The results show that the considered metapopulation model admits a unique coexistence equilibrium. By making use of the Lyapunov function constructed in46, coupled with LaSalle’s invariance principle, it is shown that: (1) if the model is heterogeneous, then the coexistence equilibrium is locally asymptotically stable; it is globally stable if the considered metapopulation is persistent; (2) if the model is homogeneous and persistent, then the dynamics of the model is analogous to that of a single well-mixed patch; in this case, the coexistence equilibrium is neutrally stable. These results provide a mathematical support for the numerical results of35 and demonstrate that the numerical observations extend beyond the three-species cyclic systems to a larger class of networks.

It should, however, be noted that, as in35 and most metapopulation models, the above results have been achieved by examining the simplified case in which the patches are assumed to be homogeneous and contain a local population in which individuals are well mixed.

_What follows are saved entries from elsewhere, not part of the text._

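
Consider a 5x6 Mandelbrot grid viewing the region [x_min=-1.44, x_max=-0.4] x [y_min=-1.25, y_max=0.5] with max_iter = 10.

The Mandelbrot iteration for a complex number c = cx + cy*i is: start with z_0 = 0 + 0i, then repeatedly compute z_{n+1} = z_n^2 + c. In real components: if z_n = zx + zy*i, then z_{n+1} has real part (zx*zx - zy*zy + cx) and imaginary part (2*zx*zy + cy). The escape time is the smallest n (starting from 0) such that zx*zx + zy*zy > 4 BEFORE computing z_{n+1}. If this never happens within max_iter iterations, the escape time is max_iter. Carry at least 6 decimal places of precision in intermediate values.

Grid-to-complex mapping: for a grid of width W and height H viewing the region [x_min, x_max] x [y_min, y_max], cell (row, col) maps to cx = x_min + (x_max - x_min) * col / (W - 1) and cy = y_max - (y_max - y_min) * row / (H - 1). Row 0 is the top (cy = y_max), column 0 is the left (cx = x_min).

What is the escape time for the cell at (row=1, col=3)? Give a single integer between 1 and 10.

z_0 = 0 + 0i, c = -0.6600 + 0.1500i
Iter 1: z = -0.6600 + 0.1500i, |z|^2 = 0.4581
Iter 2: z = -0.2469 + -0.0480i, |z|^2 = 0.0633
Iter 3: z = -0.6013 + 0.1737i, |z|^2 = 0.3918
Iter 4: z = -0.3286 + -0.0589i, |z|^2 = 0.1114
Iter 5: z = -0.5555 + 0.1887i, |z|^2 = 0.3442
Iter 6: z = -0.3870 + -0.0597i, |z|^2 = 0.1533
Iter 7: z = -0.5138 + 0.1962i, |z|^2 = 0.3025
Iter 8: z = -0.4345 + -0.0516i, |z|^2 = 0.1915
Iter 9: z = -0.4739 + 0.1948i, |z|^2 = 0.2625

Answer: 10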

In addition, it is assumed that all the patches contain the same species. Although this assumption is far from real metapopulations, it makes the mathematical analysis tractable and provides a starting point for future analysis of more realistic metapopulation models. However, the results reaffirm the intuition held by many community ecologists that spatial heterogeneities in the landscape can have profound effects on the dynamics of populations within an environment. In the metapopulation framework, these heterogeneities come in many forms ranging from differences in dispersal rates among the patches to patch size distributions, among others. Also the fact that fragmented habitats are more likely to present some level of spatial heterogeneity underlies the importance of the metapopulation framework in studies for nature conservation.